Connectivism: A Learning Theory for the Digital Age

George Siemens writing in the International Journal of Instructional Technology and Distance Learning concludes:

A real challenge for any learning theory is to actuate known knowledge at the point of application. When knowledge, however, is needed, but not known, the ability to plug into sources to meet the requirements becomes a vital skill. As knowledge continues to grow and evolve, access to what is needed is more important than what the learner currently possesses.
Connectivism presents a model of learning that acknowledges the tectonic shifts in society where learning is no longer an internal, individualistic activity. How people work and function is altered when new tools are utilized. The field of education has been slow to recognize both the impact of new learning tools and the environmental changes in what it means to learn. Connectivism provides insight into learning skills and tasks needed for learners to flourish in a digital era.

The article sketches an outline of an alternative to behaviourism, cognitivism and constructivism as theories of learning. Much more work would be needed to expand these ideas to provide a complete theory of learning but this is a useful start. There are interesting parallels between the idea of “connectivism” and recent thinking about aggregation of various services as an alternative to the LMS.

(Via OLDaily.)

Blogs in Higher Ed: Personal Voice as Part of Learning

By Ruth Reynard in eLearning Dialogue:

The use of Internet technology to facilitate interaction, communication, and collaboration is well documented but its use in establishing and developing ‘personal voice’ as part of learning is also now being addressed through the use of blogs. Finding personal voice as a pedagogical method is important to establish learner identity and focus, and journaling has long been recognized as an effective way to provide space for this to occur. The blog, however, provides a context in which personal voice can be ‘published’ by the student, which means that attention is given to content, relevancy, and connection with learning outcomes to a higher degree than a traditional journal submission. The idea that more than one person will view the work is quite powerful in promoting a sense of ownership from the student. Teachers can also benefit from ‘hearing’ the personal voice of their students to begin to really understand the learning path of each student through a course.

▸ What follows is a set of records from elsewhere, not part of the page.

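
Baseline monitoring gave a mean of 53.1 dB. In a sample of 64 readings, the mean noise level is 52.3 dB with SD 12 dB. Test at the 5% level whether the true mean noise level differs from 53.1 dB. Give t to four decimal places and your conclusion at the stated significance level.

H0: μ = 53.1; H1: μ ≠ 53.1 (one-sample t-test, two-sided).
t = (x̄ − μ₀)/(s/√n) = (52.3 − 53.1)/(12/√64) = -0.5333
df = n − 1 = 63
Two-sided p-value ≈ 0.5957
Since p ≈ 0.5957 > α = 0.05, fail to reject H0; the data do not provide sufficient evidence against H0.

t = -0.5333; fail to reject H0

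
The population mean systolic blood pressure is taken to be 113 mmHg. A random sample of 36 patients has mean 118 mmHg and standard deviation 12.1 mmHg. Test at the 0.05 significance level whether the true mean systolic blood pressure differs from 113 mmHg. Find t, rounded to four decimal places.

H0: μ = 113; H1: μ ≠ 113 (one-sample t-test, two-sided).
t = (x̄ − μ₀)/(s/√n) = (118 − 113)/(12.1/√36) = 2.4793
df = n − 1 = 35
Two-sided p-value ≈ 0.018
Since p ≈ 0.018 < α = 0.05, reject H0; the evidence is statistically significant.

2.4793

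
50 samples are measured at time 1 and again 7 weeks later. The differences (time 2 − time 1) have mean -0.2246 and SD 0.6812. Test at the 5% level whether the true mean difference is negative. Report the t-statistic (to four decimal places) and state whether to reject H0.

H0: μ_d = 0; H1: μ_d < 0 (paired t-test on the differences, left-tailed).
t = d̄/(s_d/√n) = -0.2246/(0.6812/√50) = -2.3314
df = n − 1 = 49
p-value = P(T ≤ -2.3314) ≈ 0.0119
Since p ≈ 0.0119 < α = 0.05, reject H0; the evidence is statistically significant.

t = -2.3314; reject H0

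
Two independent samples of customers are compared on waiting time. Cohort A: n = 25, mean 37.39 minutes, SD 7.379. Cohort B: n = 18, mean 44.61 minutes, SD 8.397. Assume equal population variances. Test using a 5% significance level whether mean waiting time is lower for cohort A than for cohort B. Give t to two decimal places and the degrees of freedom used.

t = -2.99, df = 41

Let group 1 = cohort A, group 2 = cohort B. H0: μ_1 = μ_2; H1: μ_1 < μ_2 (two-sample pooled-variance t-test, left-tailed).
s_p² = [(25−1)·7.379² + (18−1)·8.397²]/(25+18−2) = 61.1087
t = (37.39 − 44.61)/√[61.1087·(1/25 + 1/18)] = -2.99
df = n₁ + n₂ − 2 = 41
p-value = P(T ≤ -2.99) ≈ 0.002
Since p ≈ 0.002 < α = 0.05, reject H0; the evidence is statistically significant.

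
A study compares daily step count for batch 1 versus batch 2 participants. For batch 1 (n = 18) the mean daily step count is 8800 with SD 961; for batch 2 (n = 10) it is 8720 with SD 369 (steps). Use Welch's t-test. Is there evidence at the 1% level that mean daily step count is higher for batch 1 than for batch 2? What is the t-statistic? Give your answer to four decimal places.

Let group 1 = batch 1, group 2 = batch 2. H0: μ_1 = μ_2; H1: μ_1 > μ_2 (Welch's two-sample t-test, right-tailed).
t = (x̄_1 − x̄_2)/√(s_1²/n_1 + s_2²/n_2) = (8800 − 8720)/√(961²/18 + 369²/10) = 0.3140
Welch–Satterthwaite df ≈ 24.02
p-value = P(T ≥ 0.3140) ≈ 0.3781
Since p ≈ 0.3781 > α = 0.01, fail to reject H0; the data do not provide sufficient evidence against H0.

0.3140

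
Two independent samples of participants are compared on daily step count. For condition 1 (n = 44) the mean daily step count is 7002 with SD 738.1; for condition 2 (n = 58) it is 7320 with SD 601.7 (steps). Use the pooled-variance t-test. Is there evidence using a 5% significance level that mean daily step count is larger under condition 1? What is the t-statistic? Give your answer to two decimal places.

-2.40

Let group 1 = condition 1, group 2 = condition 2. H0: μ_1 = μ_2; H1: μ_1 > μ_2 (two-sample pooled-variance t-test, right-tailed).
s_p² = [(44−1)·738.1² + (58−1)·601.7²]/(44+58−2) = 440625
t = (7002 − 7320)/√[440625·(1/44 + 1/58)] = -2.40
df = n₁ + n₂ − 2 = 100
p-value = P(T ≥ -2.40) ≈ 0.991
Since p ≈ 0.991 > α = 0.05, fail to reject H0; the evidence is not statistically significant.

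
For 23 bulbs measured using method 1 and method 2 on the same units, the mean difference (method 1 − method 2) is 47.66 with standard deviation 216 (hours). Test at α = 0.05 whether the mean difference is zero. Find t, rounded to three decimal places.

H0: μ_d = 0; H1: μ_d ≠ 0 (paired t-test on the differences, two-sided).
t = d̄/(s_d/√n) = 47.66/(216/√23) = 1.058
df = n − 1 = 22
Two-sided p-value ≈ 0.301
Since p ≈ 0.301 > α = 0.05, fail to reject H0; the evidence is not statistically significant.

1.058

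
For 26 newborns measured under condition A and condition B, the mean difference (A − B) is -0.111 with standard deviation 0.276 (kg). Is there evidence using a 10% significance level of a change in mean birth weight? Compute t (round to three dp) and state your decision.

H0: μ_d = 0; H1: μ_d ≠ 0 (paired t-test on the differences, two-sided).
t = d̄/(s_d/√n) = -0.111/(0.276/√26) = -2.051
df = n − 1 = 25
Two-sided p-value ≈ 0.051
Since p ≈ 0.051 < α = 0.1, reject H0; the data support H1.

t = -2.051; reject H0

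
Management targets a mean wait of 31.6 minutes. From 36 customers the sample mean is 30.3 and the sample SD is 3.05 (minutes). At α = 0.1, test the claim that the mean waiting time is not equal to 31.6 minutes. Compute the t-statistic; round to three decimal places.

-2.557

H0: μ = 31.6; H1: μ ≠ 31.6 (one-sample t-test, two-sided).
t = (x̄ − μ₀)/(s/√n) = (30.3 − 31.6)/(3.05/√36) = -2.557
df = n − 1 = 35
Two-sided p-value ≈ 0.0150
Since p ≈ 0.0150 < α = 0.1, reject H0; the evidence is statistically significant.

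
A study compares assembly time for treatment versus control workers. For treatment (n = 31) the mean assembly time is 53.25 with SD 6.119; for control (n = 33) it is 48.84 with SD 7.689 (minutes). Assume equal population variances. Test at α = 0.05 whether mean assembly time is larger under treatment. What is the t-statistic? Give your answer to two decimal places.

Let group 1 = treatment, group 2 = control. H0: μ_1 = μ_2; H1: μ_1 > μ_2 (two-sample pooled-variance t-test, right-tailed).
s_p² = [(31−1)·6.119² + (33−1)·7.689²]/(31+33−2) = 48.6311
t = (53.25 − 48.84)/√[48.6311·(1/31 + 1/33)] = 2.53
df = n₁ + n₂ − 2 = 62
p-value = P(T ≥ 2.53) ≈ 0.007
Since p ≈ 0.007 < α = 0.05, reject H0; the evidence is statistically significant.

2.53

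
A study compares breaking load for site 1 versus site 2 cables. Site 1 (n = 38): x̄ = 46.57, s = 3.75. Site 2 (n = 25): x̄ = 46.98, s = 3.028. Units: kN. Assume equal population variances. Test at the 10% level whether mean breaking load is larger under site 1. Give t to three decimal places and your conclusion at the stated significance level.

Let group 1 = site 1, group 2 = site 2. H0: μ_1 = μ_2; H1: μ_1 > μ_2 (two-sample pooled-variance t-test, right-tailed).
s_p² = [(38−1)·3.75² + (25−1)·3.028²]/(38+25−2) = 12.1371
t = (46.57 − 46.98)/√[12.1371·(1/38 + 1/25)] = -0.457
df = n₁ + n₂ − 2 = 61
p-value = P(T ≥ -0.457) ≈ 0.675
Since p ≈ 0.675 > α = 0.1, fail to reject H0; the data do not provide sufficient evidence against H0.

t = -0.457; fail to reject H0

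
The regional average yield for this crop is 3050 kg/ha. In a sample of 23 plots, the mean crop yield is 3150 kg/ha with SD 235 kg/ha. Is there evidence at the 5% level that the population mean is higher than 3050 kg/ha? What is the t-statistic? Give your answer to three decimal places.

H0: μ = 3050; H1: μ > 3050 (one-sample t-test, right-tailed).
t = (x̄ − μ₀)/(s/√n) = (3150 − 3050)/(235/√23) = 2.041
df = n − 1 = 22
p-value = P(T ≥ 2.041) ≈ 0.0267
Since p ≈ 0.0267 < α = 0.05, reject H0; the evidence is statistically significant.

2.041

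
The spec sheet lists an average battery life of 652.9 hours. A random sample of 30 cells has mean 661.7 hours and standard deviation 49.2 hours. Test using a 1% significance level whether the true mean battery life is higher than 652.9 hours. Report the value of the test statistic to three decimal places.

H0: μ = 652.9; H1: μ > 652.9 (one-sample t-test, right-tailed).
t = (x̄ − μ₀)/(s/√n) = (661.7 − 652.9)/(49.2/√30) = 0.980
df = n − 1 = 29
p-value = P(T ≥ 0.980) ≈ 0.1677
Since p ≈ 0.1677 > α = 0.01, fail to reject H0; the data do not provide sufficient evidence against H0.

0.980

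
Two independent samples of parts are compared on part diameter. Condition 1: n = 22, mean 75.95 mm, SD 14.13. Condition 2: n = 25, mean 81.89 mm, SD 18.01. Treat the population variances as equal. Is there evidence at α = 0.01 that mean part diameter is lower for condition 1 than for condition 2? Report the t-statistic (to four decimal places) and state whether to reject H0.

t = -1.2455; fail to reject H0

Let group 1 = condition 1, group 2 = condition 2. H0: μ_1 = μ_2; H1: μ_1 < μ_2 (two-sample pooled-variance t-test, left-tailed).
s_p² = [(22−1)·14.13² + (25−1)·18.01²]/(22+25−2) = 266.165
t = (75.95 − 81.89)/√[266.165·(1/22 + 1/25)] = -1.2455
df = n₁ + n₂ − 2 = 45
p-value = P(T ≤ -1.2455) ≈ 0.110
Since p ≈ 0.110 > α = 0.01, fail to reject H0; the evidence is not statistically significant.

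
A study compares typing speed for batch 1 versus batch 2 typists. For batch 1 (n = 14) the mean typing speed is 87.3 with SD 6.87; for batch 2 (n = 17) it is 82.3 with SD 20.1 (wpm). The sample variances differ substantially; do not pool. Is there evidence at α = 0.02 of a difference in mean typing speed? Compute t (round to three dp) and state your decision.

Let group 1 = batch 1, group 2 = batch 2. H0: μ_1 = μ_2; H1: μ_1 ≠ μ_2 (Welch's two-sample t-test, two-sided).
t = (x̄_1 − x̄_2)/√(s_1²/n_1 + s_2²/n_2) = (87.3 − 82.3)/√(6.87²/14 + 20.1²/17) = 0.960
Welch–Satterthwaite df ≈ 20.36
Two-sided p-value ≈ 0.3484
Since p ≈ 0.3484 > α = 0.02, fail to reject H0; the data do not provide sufficient evidence against H0.

t = 0.960; fail to reject H0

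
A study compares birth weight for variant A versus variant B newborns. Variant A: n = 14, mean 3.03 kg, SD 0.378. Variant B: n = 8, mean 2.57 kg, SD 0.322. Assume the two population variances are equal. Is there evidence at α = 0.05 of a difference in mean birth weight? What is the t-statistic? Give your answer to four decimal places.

2.8879

Let group 1 = variant A, group 2 = variant B. H0: μ_1 = μ_2; H1: μ_1 ≠ μ_2 (two-sample pooled-variance t-test, two-sided).
s_p² = [(14−1)·0.378² + (8−1)·0.322²]/(14+8−2) = 0.129164
t = (3.03 − 2.57)/√[0.129164·(1/14 + 1/8)] = 2.8879
df = n₁ + n₂ − 2 = 20
Two-sided p-value ≈ 0.009
Since p ≈ 0.009 < α = 0.05, reject H0; the evidence is statistically significant.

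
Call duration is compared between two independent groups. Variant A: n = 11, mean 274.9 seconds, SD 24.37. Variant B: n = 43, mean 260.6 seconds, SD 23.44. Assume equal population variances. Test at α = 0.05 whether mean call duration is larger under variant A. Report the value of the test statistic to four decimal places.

Let group 1 = variant A, group 2 = variant B. H0: μ_1 = μ_2; H1: μ_1 > μ_2 (two-sample pooled-variance t-test, right-tailed).
s_p² = [(11−1)·24.37² + (43−1)·23.44²]/(11+43−2) = 557.984
t = (274.9 − 260.6)/√[557.984·(1/11 + 1/43)] = 1.7917
df = n₁ + n₂ − 2 = 52
p-value = P(T ≥ 1.7917) ≈ 0.0395
Since p ≈ 0.0395 < α = 0.05, reject H0; the data support H1.

1.7917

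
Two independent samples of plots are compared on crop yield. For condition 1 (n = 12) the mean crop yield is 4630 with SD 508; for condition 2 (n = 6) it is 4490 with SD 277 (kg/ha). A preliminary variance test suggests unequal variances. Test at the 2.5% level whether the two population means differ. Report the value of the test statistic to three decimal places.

Let group 1 = condition 1, group 2 = condition 2. H0: μ_1 = μ_2; H1: μ_1 ≠ μ_2 (Welch's two-sample t-test, two-sided).
t = (x̄_1 − x̄_2)/√(s_1²/n_1 + s_2²/n_2) = (4630 − 4490)/√(508²/12 + 277²/6) = 0.756
Welch–Satterthwaite df ≈ 15.73
Two-sided p-value ≈ 0.461
Since p ≈ 0.461 > α = 0.025, fail to reject H0; the evidence is not statistically significant.

0.756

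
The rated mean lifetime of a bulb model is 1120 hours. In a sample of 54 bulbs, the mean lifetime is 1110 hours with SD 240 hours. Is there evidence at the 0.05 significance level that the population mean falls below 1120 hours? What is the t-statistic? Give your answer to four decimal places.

-0.3062

H0: μ = 1120; H1: μ < 1120 (one-sample t-test, left-tailed).
t = (x̄ − μ₀)/(s/√n) = (1110 − 1120)/(240/√54) = -0.3062
df = n − 1 = 53
p-value = P(T ≤ -0.3062) ≈ 0.3803
Since p ≈ 0.3803 > α = 0.05, fail to reject H0; the data do not provide sufficient evidence against H0.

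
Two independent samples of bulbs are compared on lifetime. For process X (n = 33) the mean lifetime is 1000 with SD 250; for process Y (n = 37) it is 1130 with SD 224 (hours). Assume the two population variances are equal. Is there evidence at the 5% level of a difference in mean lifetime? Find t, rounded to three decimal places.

-2.295

Let group 1 = process X, group 2 = process Y. H0: μ_1 = μ_2; H1: μ_1 ≠ μ_2 (two-sample pooled-variance t-test, two-sided).
s_p² = [(33−1)·250² + (37−1)·224²]/(33+37−2) = 55975.5
t = (1000 − 1130)/√[55975.5·(1/33 + 1/37)] = -2.295
df = n₁ + n₂ − 2 = 68
Two-sided p-value ≈ 0.0248
Since p ≈ 0.0248 < α = 0.05, reject H0; the evidence is statistically significant.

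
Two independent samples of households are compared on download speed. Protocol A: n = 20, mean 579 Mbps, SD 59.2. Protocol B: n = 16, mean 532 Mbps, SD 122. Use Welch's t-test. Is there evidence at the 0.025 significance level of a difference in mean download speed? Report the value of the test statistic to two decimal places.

Let group 1 = protocol A, group 2 = protocol B. H0: μ_1 = μ_2; H1: μ_1 ≠ μ_2 (Welch's two-sample t-test, two-sided).
t = (x̄_1 − x̄_2)/√(s_1²/n_1 + s_2²/n_2) = (579 − 532)/√(59.2²/20 + 122²/16) = 1.41
Welch–Satterthwaite df ≈ 20.61
Two-sided p-value ≈ 0.1724
Since p ≈ 0.1724 > α = 0.025, fail to reject H0; the data do not provide sufficient evidence against H0.

1.41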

This is a useful input to thinking about the potential for educational use of blogs.

(Via EduBlog Insights.)

Why do teachers get to learn the most?

From Athabasca via e-JIST

A common report from anecdotal writing over many generations of educators is that it is the teacher who usually learns the most during the process of gathering content materials, designing, teaching and evaluating student performance. In this project we address this issue by developing an innovative instructional design in which collaborative groups of students working at distance create, share and assess learning content (in the form of learning objects) with their peers through online learning portals. The results of this process are assessed via surveys, discussions, reflective essays and peer evaluations. We conclude that instructional models based upon student construction of content and orchestration of learning activities can reduce instructor workload, provide opportunity for students to acquire new skills while increasing their subject content knowledge, and create a lasting legacy of re-usable learning objects.

ePortfolio challenge

From Auricle

Ok, let’s say we’re keen to see our students value and use e-portfolios. Or, let’s say we’ve developed an educational programme that ‘requires’ them to use e-portfolios.
Comfortable?
Are you prepared to practice what you preach? Will you keep your own e-portfolio and allow, say, your mentor, manager, supervisor, or peers, to view and make judgements on the quality of your entries? Better still, let’s build it into your annual appraisal!
Still comfortable?

An interesting piece that concludes with a provocative challenge

Media literacy

Via Mathemagenic
Media literacy: from reading to writing and beyond
Richard MacManus:

I’m currently reading Lawrence Lessig’s new book, Free Culture, which is available as a free download under a Creative Commons license. I’m only up to pg 64, but already I’ve discovered some great new ideas. One of them is “media literacy”. This is the best definition I’ve found so far of media literacy:
“The ability to read, analyze, evaluate and produce communication in a variety of media forms (television, print, radio, computers, etc.).”